Yu Peng Kean

Personal information
- Full name: Yu Peng Kean
- Born: 8 May 1991 (age 35) Malacca, Malaysia
- Height: 175 cm (5 ft 9 in)
- Weight: 64 kg (141 lb)

Chinese name
- Traditional Chinese: 尤炳堅
- Simplified Chinese: 尤炳坚
- Hanyu Pinyin: Yóu Bǐngjiān
- Hokkien POJ: Iû Péngkian

Sport
- Country: Malaysia

= Yu Peng Kean =

Malaysian fencer

Yu Peng Kean (born 8 May 1991 in Malacca, Malaysia) is a retired Malaysian fencer. At the 2012 Summer Olympics, he competed in the Men's sabre, but was defeated in the last 32 by Áron Szilágyi who went on to win gold medal in the event.

==Career==
Yu was the second Malaysian fencer to qualify for the Olympics, following Ronnie Theseira who competed at the 1964 Summer Olympics.

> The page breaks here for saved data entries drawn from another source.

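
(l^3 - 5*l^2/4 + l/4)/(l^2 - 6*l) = (4*l^2 - 5*l + 1)/(4*(l - 6))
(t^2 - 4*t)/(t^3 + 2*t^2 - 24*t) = 1/(t + 6)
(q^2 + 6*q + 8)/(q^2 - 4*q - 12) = (q + 4)/(q - 6)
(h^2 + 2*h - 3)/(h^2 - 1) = (h + 3)/(h + 1)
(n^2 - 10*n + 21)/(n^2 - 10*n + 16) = (n^2 - 10*n + 21)/(n^2 - 10*n + 16)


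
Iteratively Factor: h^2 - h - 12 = (h - 4)*(h + 3)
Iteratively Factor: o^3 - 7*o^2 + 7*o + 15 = (o - 3)*(o^2 - 4*o - 5) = (o - 5)*(o - 3)*(o + 1)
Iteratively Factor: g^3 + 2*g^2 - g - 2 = (g + 1)*(g^2 + g - 2) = (g - 1)*(g + 1)*(g + 2)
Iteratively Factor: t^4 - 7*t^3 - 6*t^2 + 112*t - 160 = (t - 5)*(t^3 - 2*t^2 - 16*t + 32) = (t - 5)*(t + 4)*(t^2 - 6*t + 8) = (t - 5)*(t - 2)*(t + 4)*(t - 4)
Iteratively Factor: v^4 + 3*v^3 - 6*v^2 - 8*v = (v + 4)*(v^3 - v^2 - 2*v) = (v - 2)*(v + 4)*(v^2 + v) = v*(v - 2)*(v + 4)*(v + 1)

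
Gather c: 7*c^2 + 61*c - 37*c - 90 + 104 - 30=7*c^2 + 24*c - 16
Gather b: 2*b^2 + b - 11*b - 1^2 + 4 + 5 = 2*b^2 - 10*b + 8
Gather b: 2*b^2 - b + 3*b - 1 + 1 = 2*b^2 + 2*b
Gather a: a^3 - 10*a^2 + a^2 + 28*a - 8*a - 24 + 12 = a^3 - 9*a^2 + 20*a - 12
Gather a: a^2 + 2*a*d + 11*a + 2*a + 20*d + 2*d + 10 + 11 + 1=a^2 + a*(2*d + 13) + 22*d + 22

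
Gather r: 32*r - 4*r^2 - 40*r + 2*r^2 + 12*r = -2*r^2 + 4*r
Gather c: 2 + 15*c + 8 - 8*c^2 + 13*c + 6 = -8*c^2 + 28*c + 16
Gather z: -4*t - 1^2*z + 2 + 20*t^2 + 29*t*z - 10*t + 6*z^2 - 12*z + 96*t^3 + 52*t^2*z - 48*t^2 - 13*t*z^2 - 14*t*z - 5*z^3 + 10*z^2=96*t^3 - 28*t^2 - 14*t - 5*z^3 + z^2*(16 - 13*t) + z*(52*t^2 + 15*t - 13) + 2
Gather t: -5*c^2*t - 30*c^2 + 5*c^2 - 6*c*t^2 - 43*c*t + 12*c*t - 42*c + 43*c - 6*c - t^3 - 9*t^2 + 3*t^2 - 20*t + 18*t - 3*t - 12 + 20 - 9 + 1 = -25*c^2 - 5*c - t^3 + t^2*(-6*c - 6) + t*(-5*c^2 - 31*c - 5)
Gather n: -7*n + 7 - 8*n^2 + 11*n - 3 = -8*n^2 + 4*n + 4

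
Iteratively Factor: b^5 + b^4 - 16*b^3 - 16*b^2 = (b)*(b^4 + b^3 - 16*b^2 - 16*b) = b*(b + 1)*(b^3 - 16*b) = b^2*(b + 1)*(b^2 - 16) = b^2*(b - 4)*(b + 1)*(b + 4)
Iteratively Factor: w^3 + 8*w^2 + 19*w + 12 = (w + 4)*(w^2 + 4*w + 3) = (w + 3)*(w + 4)*(w + 1)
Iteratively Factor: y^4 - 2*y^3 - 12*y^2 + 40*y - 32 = (y - 2)*(y^3 - 12*y + 16) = (y - 2)*(y + 4)*(y^2 - 4*y + 4) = (y - 2)^2*(y + 4)*(y - 2)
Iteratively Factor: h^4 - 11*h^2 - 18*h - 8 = (h + 1)*(h^3 - h^2 - 10*h - 8) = (h - 4)*(h + 1)*(h^2 + 3*h + 2) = (h - 4)*(h + 1)^2*(h + 2)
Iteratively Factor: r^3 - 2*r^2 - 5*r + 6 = (r - 1)*(r^2 - r - 6) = (r - 3)*(r - 1)*(r + 2)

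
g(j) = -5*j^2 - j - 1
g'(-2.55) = 24.50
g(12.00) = -733.00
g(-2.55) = -30.96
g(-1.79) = -15.23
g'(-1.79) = 16.90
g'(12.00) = -121.00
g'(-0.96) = 8.60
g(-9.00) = -397.00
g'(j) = -10*j - 1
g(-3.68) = -65.03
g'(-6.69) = 65.90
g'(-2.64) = 25.40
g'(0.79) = -8.90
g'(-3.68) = 35.80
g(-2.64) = -33.21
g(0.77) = -4.73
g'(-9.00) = 89.00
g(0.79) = -4.91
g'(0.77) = -8.70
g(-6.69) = -218.09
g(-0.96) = -4.65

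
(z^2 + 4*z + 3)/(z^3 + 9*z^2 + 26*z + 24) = (z + 1)/(z^2 + 6*z + 8)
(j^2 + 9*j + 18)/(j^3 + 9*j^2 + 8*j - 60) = (j + 3)/(j^2 + 3*j - 10)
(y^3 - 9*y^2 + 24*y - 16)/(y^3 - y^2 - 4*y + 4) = (y^2 - 8*y + 16)/(y^2 - 4)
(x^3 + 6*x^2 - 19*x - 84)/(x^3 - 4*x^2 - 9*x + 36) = (x + 7)/(x - 3)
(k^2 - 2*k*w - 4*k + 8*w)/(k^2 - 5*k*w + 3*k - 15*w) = (k^2 - 2*k*w - 4*k + 8*w)/(k^2 - 5*k*w + 3*k - 15*w)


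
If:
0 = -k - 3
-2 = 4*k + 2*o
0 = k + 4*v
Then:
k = -3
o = 5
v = 3/4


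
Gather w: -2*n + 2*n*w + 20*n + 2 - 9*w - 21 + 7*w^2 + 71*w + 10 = 18*n + 7*w^2 + w*(2*n + 62) - 9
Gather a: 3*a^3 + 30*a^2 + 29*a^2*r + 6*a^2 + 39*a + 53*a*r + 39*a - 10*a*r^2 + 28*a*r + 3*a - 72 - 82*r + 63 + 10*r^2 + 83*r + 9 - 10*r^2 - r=3*a^3 + a^2*(29*r + 36) + a*(-10*r^2 + 81*r + 81)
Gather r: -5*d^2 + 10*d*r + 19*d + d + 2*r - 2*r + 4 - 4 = -5*d^2 + 10*d*r + 20*d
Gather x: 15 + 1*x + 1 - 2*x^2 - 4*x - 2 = -2*x^2 - 3*x + 14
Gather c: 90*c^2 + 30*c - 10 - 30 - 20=90*c^2 + 30*c - 60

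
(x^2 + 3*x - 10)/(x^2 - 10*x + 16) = (x + 5)/(x - 8)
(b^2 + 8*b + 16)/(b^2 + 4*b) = (b + 4)/b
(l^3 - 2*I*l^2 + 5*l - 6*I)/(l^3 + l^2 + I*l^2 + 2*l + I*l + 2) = (l - 3*I)/(l + 1)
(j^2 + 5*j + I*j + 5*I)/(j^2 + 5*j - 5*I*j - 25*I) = (j + I)/(j - 5*I)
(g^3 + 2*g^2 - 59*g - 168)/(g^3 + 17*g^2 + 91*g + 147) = (g - 8)/(g + 7)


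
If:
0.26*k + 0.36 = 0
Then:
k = -1.38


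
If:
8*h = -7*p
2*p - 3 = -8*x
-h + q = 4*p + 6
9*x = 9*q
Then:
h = 35/24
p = -5/3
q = 19/24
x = 19/24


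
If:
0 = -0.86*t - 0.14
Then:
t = -0.16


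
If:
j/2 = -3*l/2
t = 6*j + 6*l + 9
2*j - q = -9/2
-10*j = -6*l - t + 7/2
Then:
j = 11/16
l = -11/48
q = 47/8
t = 47/4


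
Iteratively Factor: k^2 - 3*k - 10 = (k + 2)*(k - 5)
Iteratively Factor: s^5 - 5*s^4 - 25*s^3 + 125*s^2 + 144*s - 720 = (s - 5)*(s^4 - 25*s^2 + 144) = (s - 5)*(s + 3)*(s^3 - 3*s^2 - 16*s + 48) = (s - 5)*(s - 3)*(s + 3)*(s^2 - 16) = (s - 5)*(s - 3)*(s + 3)*(s + 4)*(s - 4)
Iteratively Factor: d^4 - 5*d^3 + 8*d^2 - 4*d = (d - 2)*(d^3 - 3*d^2 + 2*d) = (d - 2)^2*(d^2 - d) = d*(d - 2)^2*(d - 1)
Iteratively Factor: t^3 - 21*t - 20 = (t + 1)*(t^2 - t - 20) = (t - 5)*(t + 1)*(t + 4)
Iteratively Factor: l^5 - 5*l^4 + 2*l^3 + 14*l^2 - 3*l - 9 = (l - 1)*(l^4 - 4*l^3 - 2*l^2 + 12*l + 9) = (l - 3)*(l - 1)*(l^3 - l^2 - 5*l - 3) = (l - 3)*(l - 1)*(l + 1)*(l^2 - 2*l - 3) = (l - 3)*(l - 1)*(l + 1)^2*(l - 3)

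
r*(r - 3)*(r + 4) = r^3 + r^2 - 12*r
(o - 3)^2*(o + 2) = o^3 - 4*o^2 - 3*o + 18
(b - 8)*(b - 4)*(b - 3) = b^3 - 15*b^2 + 68*b - 96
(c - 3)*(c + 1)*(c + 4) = c^3 + 2*c^2 - 11*c - 12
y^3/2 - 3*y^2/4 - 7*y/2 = y*(y/2 + 1)*(y - 7/2)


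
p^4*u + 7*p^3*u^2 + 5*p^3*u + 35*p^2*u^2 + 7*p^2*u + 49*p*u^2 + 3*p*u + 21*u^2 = (p + 1)*(p + 3)*(p + 7*u)*(p*u + u)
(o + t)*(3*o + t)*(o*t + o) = 3*o^3*t + 3*o^3 + 4*o^2*t^2 + 4*o^2*t + o*t^3 + o*t^2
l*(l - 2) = l^2 - 2*l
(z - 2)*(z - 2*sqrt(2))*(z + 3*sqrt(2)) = z^3 - 2*z^2 + sqrt(2)*z^2 - 12*z - 2*sqrt(2)*z + 24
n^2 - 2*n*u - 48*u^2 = (n - 8*u)*(n + 6*u)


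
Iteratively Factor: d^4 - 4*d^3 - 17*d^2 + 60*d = (d + 4)*(d^3 - 8*d^2 + 15*d) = (d - 3)*(d + 4)*(d^2 - 5*d) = (d - 5)*(d - 3)*(d + 4)*(d)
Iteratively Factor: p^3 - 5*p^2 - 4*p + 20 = (p - 5)*(p^2 - 4) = (p - 5)*(p + 2)*(p - 2)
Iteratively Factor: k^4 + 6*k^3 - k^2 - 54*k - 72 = (k - 3)*(k^3 + 9*k^2 + 26*k + 24) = (k - 3)*(k + 2)*(k^2 + 7*k + 12) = (k - 3)*(k + 2)*(k + 3)*(k + 4)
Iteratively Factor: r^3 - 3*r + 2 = (r + 2)*(r^2 - 2*r + 1) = (r - 1)*(r + 2)*(r - 1)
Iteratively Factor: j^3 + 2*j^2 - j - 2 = (j + 1)*(j^2 + j - 2) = (j + 1)*(j + 2)*(j - 1)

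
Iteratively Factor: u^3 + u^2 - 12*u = (u)*(u^2 + u - 12) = u*(u - 3)*(u + 4)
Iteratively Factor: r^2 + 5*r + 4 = (r + 4)*(r + 1)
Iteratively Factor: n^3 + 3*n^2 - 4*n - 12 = (n + 3)*(n^2 - 4) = (n - 2)*(n + 3)*(n + 2)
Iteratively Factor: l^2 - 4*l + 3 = (l - 1)*(l - 3)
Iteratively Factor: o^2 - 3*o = (o - 3)*(o)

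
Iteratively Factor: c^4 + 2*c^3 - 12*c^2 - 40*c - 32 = (c + 2)*(c^3 - 12*c - 16) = (c + 2)^2*(c^2 - 2*c - 8) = (c + 2)^3*(c - 4)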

Yu suffered a knee injury at the 2011 Southeast Asian Games (SEA Games) in Jakarta, with which he struggled for the remainder of his career. Following the 2012 Summer Olympics, he underwent anterior cruciate ligament reconstruction on both legs. He took bronze at the 2015 SEA Games after being defeated by Vũ Thành An of Vietnam, but re-injured his knee. He underwent surgery again, and planned to compete at the 2017 SEA Games with hopes of winning a silver or gold medal, but the condition of his knee continued to worsen, and he announced his retirement from fencing in February 2017.

In 2020, Yu founded the Valor Fencing Academy in Kuala Lumpur. He came out of retirement briefly in 2022 to compete at the delayed 2021 SEA Games. As the Malaysian team had no other sabre fencers at the time, he did not have a training partner before the games, and suffered four back-to-back defeats, thus failing to advance to the semi-finals. Three of Yu's students represented Malaysia at the 2023 SEA Games in Phnom Penh: Teh Zi Hao, Keane Leong, and Resha Shaveena Sabaratnam.

==Personal life==
Yu graduated from Universiti Putra Malaysia with a bachelor of science in human resource development in 2016. In December 2018, he married fellow Malaysian Olympian Leung Chii Lin. The couple's first child, a daughter, was born in September 2020.